The presentation was delivered and recorded during the 10th Lifecourse Prevention Summit, Paris, December 2025.

What drives vaccine hesitancy and what can actually be done about it? Dr. Pauline Paterson, Associate Professor at the London School of Hygiene & Tropical Medicine and researcher at the Vaccine Confidence Project, brings global and European data on vaccine confidence and the complex, multi-layered drivers of vaccine hesitancy.

The data offers a sobering starting point: the European region has the lowest confidence in vaccine safety, importance, and effectiveness of any region globally, alongside low levels of trust in national governments and health authorities. Tracking through the Vaccine Confidence Index, which measures public views on whether vaccines are important, safe, and effective, the briefing identifies a particularly concerning trend among 18 to 34-year-olds, whose confidence across all three dimensions has dropped significantly in recent years, including for the MMR vaccine.
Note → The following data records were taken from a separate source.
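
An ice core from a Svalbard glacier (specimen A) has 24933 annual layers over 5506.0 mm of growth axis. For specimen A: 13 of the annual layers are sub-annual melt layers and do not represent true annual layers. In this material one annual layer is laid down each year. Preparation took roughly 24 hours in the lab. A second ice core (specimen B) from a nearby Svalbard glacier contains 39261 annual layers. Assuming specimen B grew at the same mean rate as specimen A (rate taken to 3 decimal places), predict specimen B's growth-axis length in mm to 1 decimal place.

8676.7 mm

Specimen A: correcting the raw count gives 24933 − 13 = 24920 true annual layers.
A: Mean rate = 5506.0 mm / 24920 years ≈ 0.221 mm per year.
For B, 0.221 mm/year × 39261 years = 8676.7 mm.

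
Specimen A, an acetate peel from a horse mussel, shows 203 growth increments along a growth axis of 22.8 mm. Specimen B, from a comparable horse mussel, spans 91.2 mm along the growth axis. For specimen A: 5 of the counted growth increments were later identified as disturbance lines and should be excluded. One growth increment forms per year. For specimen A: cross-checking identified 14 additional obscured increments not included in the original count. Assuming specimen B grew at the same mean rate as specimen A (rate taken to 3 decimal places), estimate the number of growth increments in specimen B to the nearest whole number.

844 growth increments

Specimen A: adjusted count: 203 − 5 + 14 = 212 growth increments.
A: Extension rate ≈ 22.8 / 212 = 0.108 mm/yr.
For B, 91.2 / 0.108 = 844.44 years ≈ 844 growth increments.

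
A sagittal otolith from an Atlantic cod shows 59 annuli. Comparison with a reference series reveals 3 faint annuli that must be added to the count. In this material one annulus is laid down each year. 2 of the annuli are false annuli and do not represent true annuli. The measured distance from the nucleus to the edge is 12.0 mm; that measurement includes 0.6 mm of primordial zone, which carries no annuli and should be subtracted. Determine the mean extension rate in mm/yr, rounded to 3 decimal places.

True annulus count = 59 − 2 + 3 = 60.
Removing the 0.6 mm offcut leaves 12.0 − 0.6 = 11.4 mm.
Extension rate ≈ 11.4 / 60 = 0.190 mm/yr.

0.190 mm/yr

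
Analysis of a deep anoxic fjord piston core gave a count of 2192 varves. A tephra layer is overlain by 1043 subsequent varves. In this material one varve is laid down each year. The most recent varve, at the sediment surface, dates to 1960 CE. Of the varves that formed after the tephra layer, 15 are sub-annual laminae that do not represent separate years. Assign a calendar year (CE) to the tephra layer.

932 CE

There are 1043 varves younger than the tephra layer.
1043 − 15 false = 1028 true varves after the tephra layer.
The varve at the sediment surface is 1960 CE, so the tephra layer dates to 1960 − 1028 = 932 CE.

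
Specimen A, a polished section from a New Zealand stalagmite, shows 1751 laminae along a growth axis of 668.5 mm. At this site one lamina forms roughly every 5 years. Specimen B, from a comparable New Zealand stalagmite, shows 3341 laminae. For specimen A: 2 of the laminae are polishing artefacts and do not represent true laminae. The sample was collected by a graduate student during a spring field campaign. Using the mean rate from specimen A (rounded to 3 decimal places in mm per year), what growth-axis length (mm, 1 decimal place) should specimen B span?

1269.6 mm

Specimen A: after corrections the count is 1751 − 2 = 1749 laminae.
Specimen A: 1749 laminae at 5 years each span 1749 × 5 = 8745 years.
A: Extension rate ≈ 668.5 / 8745 = 0.076 mm/year.
Specimen B: multiplying by 5 years per lamina: 3341 × 5 = 16705 years. Length of B = 0.076 × 16705 = 1269.6 mm.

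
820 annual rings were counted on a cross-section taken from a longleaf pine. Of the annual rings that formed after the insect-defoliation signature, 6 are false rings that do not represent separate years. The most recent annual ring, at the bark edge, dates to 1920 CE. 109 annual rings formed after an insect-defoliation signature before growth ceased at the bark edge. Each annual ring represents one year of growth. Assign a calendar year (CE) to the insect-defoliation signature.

109 annual rings formed after the insect-defoliation signature.
109 − 6 false = 103 true annual rings after the insect-defoliation signature.
Counting back 103 years from 1920 CE places the insect-defoliation signature in 1920 − 103 = 1817 CE.

1817 CE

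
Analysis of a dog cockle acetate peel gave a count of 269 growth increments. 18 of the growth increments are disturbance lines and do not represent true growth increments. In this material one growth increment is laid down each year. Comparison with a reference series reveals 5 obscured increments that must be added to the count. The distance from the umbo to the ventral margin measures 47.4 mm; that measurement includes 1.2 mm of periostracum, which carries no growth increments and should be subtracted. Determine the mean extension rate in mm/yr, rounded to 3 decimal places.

0.180 mm/yr

True growth increment count = 269 − 18 + 5 = 256.
The growth record spans 47.4 − 1.2 = 46.2 mm.
46.2 mm over 256 years gives 46.2 / 256 ≈ 0.180 mm/yr.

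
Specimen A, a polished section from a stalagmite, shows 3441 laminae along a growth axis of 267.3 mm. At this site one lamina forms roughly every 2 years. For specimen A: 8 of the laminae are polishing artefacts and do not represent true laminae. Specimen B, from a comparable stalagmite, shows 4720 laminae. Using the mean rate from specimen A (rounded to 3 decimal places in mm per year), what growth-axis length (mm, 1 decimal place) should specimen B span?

368.2 mm

Specimen A: correcting the raw count gives 3441 − 8 = 3433 true laminae.
Specimen A: multiplying by 2 years per lamina: 3433 × 2 = 6866 years.
A: 267.3 mm over 6866 years gives 267.3 / 6866 ≈ 0.039 mm per year.
Specimen B: multiplying by 2 years per lamina: 4720 × 2 = 9440 years. Length of B = 0.039 × 9440 = 368.2 mm.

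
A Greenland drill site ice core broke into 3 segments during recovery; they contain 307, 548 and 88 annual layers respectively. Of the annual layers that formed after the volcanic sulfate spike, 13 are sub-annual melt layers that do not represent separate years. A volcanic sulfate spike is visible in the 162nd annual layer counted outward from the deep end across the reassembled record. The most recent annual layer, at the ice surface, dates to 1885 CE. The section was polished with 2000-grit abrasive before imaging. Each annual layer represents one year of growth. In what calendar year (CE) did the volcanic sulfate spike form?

1117 CE

Total annual layers = 307 + 548 + 88 = 943.
943 − 162 = 781 annual layers lie beyond the volcanic sulfate spike toward the ice surface.
781 − 13 false = 768 true annual layers after the volcanic sulfate spike.
Counting back 768 years from 1885 CE places the volcanic sulfate spike in 1885 − 768 = 1117 CE.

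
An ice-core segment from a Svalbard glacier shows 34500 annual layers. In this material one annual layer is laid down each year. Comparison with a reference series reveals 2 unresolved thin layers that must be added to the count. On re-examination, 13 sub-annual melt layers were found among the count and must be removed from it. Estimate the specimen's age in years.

34489 years

Correcting the raw count gives 34500 − 13 + 2 = 34489 true annual layers.
At one annual layer per year, that is 34489 years.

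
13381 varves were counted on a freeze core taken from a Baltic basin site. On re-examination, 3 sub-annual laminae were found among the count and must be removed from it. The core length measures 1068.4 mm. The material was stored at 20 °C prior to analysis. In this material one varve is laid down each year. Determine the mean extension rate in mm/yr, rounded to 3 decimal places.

0.080 mm/yr

Adjusted count: 13381 − 3 = 13378 varves.
Extension rate ≈ 1068.4 / 13378 = 0.080 mm/yr.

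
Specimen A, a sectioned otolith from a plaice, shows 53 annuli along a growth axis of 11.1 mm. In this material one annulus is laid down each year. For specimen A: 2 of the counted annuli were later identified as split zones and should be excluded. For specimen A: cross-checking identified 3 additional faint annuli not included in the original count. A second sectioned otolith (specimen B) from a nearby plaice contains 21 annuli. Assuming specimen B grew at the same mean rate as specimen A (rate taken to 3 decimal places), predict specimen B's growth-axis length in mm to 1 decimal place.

4.3 mm

Specimen A: correcting the raw count gives 53 − 2 + 3 = 54 true annuli.
A: Extension rate ≈ 11.1 / 54 = 0.206 mm per year.
Length of B = 0.206 × 21 = 4.3 mm.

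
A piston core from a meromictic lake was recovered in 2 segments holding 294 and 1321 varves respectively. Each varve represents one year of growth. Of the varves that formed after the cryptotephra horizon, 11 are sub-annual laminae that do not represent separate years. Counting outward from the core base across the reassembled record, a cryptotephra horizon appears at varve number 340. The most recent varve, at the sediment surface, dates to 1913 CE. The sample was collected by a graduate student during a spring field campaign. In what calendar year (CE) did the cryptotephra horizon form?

Total varves = 294 + 1321 = 1615.
1615 − 340 = 1275 varves lie beyond the cryptotephra horizon toward the sediment surface.
Removing the 11 false varves leaves 1275 − 11 = 1264 true varves beyond the cryptotephra horizon.
The varve at the sediment surface is 1913 CE, so the cryptotephra horizon dates to 1913 − 1264 = 649 CE.

649 CE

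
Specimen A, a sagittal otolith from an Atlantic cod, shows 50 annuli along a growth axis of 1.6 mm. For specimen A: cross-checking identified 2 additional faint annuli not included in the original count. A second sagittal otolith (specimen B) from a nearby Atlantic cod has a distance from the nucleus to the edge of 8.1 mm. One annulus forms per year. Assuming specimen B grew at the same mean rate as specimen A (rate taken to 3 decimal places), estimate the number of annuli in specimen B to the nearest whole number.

261 annuli

Specimen A: adjusted count: 50 + 2 = 52 annuli.
A: Extension rate ≈ 1.6 / 52 = 0.031 mm/year.
B spans 8.1 / 0.031 = 261.29 years ≈ 261 annuli.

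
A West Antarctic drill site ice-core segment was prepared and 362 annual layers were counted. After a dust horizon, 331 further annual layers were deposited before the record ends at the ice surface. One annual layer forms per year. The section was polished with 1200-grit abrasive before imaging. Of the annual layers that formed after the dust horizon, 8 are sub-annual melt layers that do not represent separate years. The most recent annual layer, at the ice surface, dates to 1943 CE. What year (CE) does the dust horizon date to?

1620 CE

331 annual layers post-date the dust horizon.
Removing the 8 false annual layers leaves 331 − 8 = 323 true annual layers beyond the dust horizon.
Counting back 323 years from 1943 CE places the dust horizon in 1943 − 323 = 1620 CE.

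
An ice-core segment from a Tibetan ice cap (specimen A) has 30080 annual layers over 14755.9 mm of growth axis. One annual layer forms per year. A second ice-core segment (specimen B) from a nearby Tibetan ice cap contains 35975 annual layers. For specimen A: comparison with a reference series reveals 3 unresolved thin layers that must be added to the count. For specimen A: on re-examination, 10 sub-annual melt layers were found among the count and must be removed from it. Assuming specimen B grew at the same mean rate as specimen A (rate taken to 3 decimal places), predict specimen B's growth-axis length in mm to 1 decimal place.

Specimen A: after corrections the count is 30080 − 10 + 3 = 30073 annual layers.
A: Extension rate ≈ 14755.9 / 30073 = 0.491 mm/yr.
Length of B = 0.491 × 35975 = 17663.7 mm.

17663.7 mm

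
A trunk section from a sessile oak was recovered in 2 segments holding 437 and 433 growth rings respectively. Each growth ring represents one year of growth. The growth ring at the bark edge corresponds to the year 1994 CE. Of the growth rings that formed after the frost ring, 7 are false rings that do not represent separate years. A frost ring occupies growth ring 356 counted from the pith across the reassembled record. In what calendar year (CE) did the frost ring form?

Total growth rings = 437 + 433 = 870.
Between growth ring 356 and the bark edge there are 870 − 356 = 514 growth rings.
514 − 7 false = 507 true growth rings after the frost ring.
1994 − 507 = 1487 CE.

1487 CE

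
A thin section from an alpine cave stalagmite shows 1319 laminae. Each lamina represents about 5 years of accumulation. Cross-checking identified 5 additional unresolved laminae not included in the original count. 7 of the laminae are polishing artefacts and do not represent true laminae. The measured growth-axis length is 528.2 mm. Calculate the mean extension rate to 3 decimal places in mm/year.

0.080 mm/year

Adjusted count: 1319 − 7 + 5 = 1317 laminae.
1317 laminae at 5 years each span 1317 × 5 = 6585 years.
Extension rate ≈ 528.2 / 6585 = 0.080 mm/year.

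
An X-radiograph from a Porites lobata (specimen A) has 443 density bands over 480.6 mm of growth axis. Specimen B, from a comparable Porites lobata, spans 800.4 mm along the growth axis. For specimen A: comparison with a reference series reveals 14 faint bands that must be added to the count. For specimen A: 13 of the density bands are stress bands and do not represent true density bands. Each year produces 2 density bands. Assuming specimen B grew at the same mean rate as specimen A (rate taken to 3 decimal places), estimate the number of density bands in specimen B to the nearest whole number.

739 density bands

Specimen A: adjusted count: 443 − 13 + 14 = 444 density bands.
Specimen A: 444 density bands at 2 per year is 444 / 2 = 222 years.
A: Extension rate ≈ 480.6 / 222 = 2.165 mm/yr.
B spans 800.4 / 2.165 = 369.70 years; at 2 density bands per year that is 369.70 × 2 ≈ 739 density bands.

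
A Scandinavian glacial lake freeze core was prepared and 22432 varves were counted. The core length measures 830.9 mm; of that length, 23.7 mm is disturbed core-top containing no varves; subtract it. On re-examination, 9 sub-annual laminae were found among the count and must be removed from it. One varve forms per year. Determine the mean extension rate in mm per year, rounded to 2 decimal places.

0.04 mm per year

After corrections the count is 22432 − 9 = 22423 varves.
The growth record spans 830.9 − 23.7 = 807.2 mm.
807.2 mm over 22423 years gives 807.2 / 22423 ≈ 0.04 mm per year.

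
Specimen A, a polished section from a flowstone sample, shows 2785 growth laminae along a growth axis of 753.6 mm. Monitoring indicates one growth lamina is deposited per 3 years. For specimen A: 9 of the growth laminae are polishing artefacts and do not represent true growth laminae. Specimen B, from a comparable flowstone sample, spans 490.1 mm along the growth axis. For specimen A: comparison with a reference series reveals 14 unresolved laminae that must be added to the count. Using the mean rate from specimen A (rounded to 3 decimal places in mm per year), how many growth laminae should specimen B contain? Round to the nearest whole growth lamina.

1815 growth laminae

Specimen A: adjusted count: 2785 − 9 + 14 = 2790 growth laminae.
Specimen A: 2790 growth laminae at 3 years each span 2790 × 3 = 8370 years.
A: Extension rate ≈ 753.6 / 8370 = 0.090 mm per year.
Specimen B: 490.1 mm / 0.090 mm per year = 5445.56 years; at 3 years per growth lamina that is 5445.56 / 3 ≈ 1815 growth laminae.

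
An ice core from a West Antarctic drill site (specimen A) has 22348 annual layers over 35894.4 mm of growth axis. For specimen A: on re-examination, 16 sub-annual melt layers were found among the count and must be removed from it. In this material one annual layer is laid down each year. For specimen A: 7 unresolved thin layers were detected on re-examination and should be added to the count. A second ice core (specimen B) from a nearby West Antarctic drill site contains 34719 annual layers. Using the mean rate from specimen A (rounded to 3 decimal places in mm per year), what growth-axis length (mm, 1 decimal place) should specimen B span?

Specimen A: true annual layer count = 22348 − 16 + 7 = 22339.
A: 35894.4 mm over 22339 years gives 35894.4 / 22339 ≈ 1.607 mm/yr.
B's length ≈ 1.607 × 34719 = 55793.4 mm.

55793.4 mm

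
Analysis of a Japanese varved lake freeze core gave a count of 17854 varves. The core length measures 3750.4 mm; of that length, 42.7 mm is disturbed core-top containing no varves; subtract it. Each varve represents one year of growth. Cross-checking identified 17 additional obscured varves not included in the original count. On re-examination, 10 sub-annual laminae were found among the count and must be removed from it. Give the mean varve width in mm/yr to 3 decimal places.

Adjusted count: 17854 − 10 + 17 = 17861 varves.
The growth record spans 3750.4 − 42.7 = 3707.7 mm.
3707.7 mm over 17861 years gives 3707.7 / 17861 ≈ 0.208 mm/yr.

0.208 mm/yr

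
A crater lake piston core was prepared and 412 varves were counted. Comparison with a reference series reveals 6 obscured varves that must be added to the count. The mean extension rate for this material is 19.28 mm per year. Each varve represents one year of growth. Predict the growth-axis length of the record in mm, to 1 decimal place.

8059.0 mm

True varve count = 412 + 6 = 418.
418 years at 19.28 mm/year gives 19.28 × 418 = 8059.0 mm.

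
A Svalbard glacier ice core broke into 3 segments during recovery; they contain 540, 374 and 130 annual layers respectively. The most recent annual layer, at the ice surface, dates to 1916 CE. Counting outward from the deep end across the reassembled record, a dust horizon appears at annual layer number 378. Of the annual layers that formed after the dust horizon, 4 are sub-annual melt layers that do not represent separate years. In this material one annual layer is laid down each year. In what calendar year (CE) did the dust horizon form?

Total annual layers = 540 + 374 + 130 = 1044.
The dust horizon sits at annual layer 378 from the deep end, so 1044 − 378 = 666 annual layers formed after it.
Excluding 4 false annual layers: 666 − 4 = 662.
Counting back 662 years from 1916 CE places the dust horizon in 1916 − 662 = 1254 CE.

1254 CE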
A central theme is that hesitancy is rarely just about the vaccine itself. Drawing on the WHO SAGE framework, the briefing maps the overlapping determinants of vaccine decision-making: complacency, convenience, confidence, social norms, habit, institutional trust and structural barriers. Those who are vaccine-hesitant, research consistently shows, also tend to distrust institutions more broadly, and that relationship runs in both directions.

The role of misinformation receives particular attention. Four in ten people globally report having regretted a health decision based on misinformation, with younger adults disproportionately affected. The sources of that misinformation are telling: product advertising, friends and family, anduser-generated content rank above social media algorithms. Meanwhile, healthcare providers remain the most trusted source of vaccine advice, but are stretched too thin to consistently deliver the kind of tailored, confidence-building conversations the evidence calls for.

What emerges is a call to move beyond information-deficit thinking. Reaching hesitant populations requires being present in the rightspaces, engaging with genuine concerns rather than dismissing them, and rebuilding the institutional trust that effective public health communication ultimately depends on.